Note 1 : Je remercie Tania Ocana, formatrice à l’Ecole du Recrutement, pour ses informations précieuses sur la pratique de l’entretien structuré.
Note 2 : Les lecteurs souhaitant en savoir plus sur l’entretien structuré pourront consulter l’ouvrage de Pettersen et Durivage [10] et celui de Roulin et al. [11].
Références
[1] Bock, L. (2015). Work rules!: Insights from inside Google that will transform how you live and lead. New York, NY: Twelve.
[2] Sackett, P. R., Zhang, C., Berry, C. M., & Lievens, F. (2022). Revisiting meta-analytic estimates of validity in personnel selection: Addressing systematic overcorrection for restriction of range. Journal of Applied Psychology, 107(11), 2040–2068.
[3] Campion, M. A., Palmer, D. K., & Campion, J. E. (1997). A review of structure in the selection interview. Personnel Psychology, 50(3), 655–702.
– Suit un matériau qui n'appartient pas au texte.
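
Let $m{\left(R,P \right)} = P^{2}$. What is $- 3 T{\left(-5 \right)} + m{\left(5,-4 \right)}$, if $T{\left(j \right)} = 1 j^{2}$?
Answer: $-59$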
[4] Flanagan, J. C. (1954). The critical incident technique. Psychological Bulletin, 51(4), 327–358.
[5] Kahneman, D., Sibony, O., & Sunstein, C. R. (2021). Noise: A flaw in human judgment. New York, NY: Little, Brown Spark.
[6] Meehl, P.E. (1954). Clinical versus statistical prediction: A theoretical analysis and a review of the evidence. Minneapolis: University of Minnesota.
[7] Dawes, R. M., Faust, D., & Meehl, P. E. (1989). Clinical versus actuarial judgment. Science, 243(4899), 1668–1674.
[8] Hickman, L., Bosch, N., Ng, V., Saef, R., Tay, L., & Woo, S. E. (2022). Automated video interview personality assessments: Reliability, validity, and generalizability investigations. The Journal of applied psychology, 107(8), 1323–1351.
[9] Liff, J., Mondragon, N., Gardner, C., Hartwell, C. J., & Bradshaw, A. (2024). Psychometric properties of automated video interview competency assessments. The Journal of applied psychology, 109(6), 921–948.
[10] Pettersen, N., & Durivage, A. (2006). L’entrevue structurée. Pour améliorer la sélection du personnel. Québec : Presses de l’Université du Québec.
[11] Roulin, N., Bangerter, A., & Wüthrich, U. (2012). Réussir l’entretien d’embauche comportemental : La méthode pour identifier et sélectionner les futurs employés performants. De Boeck.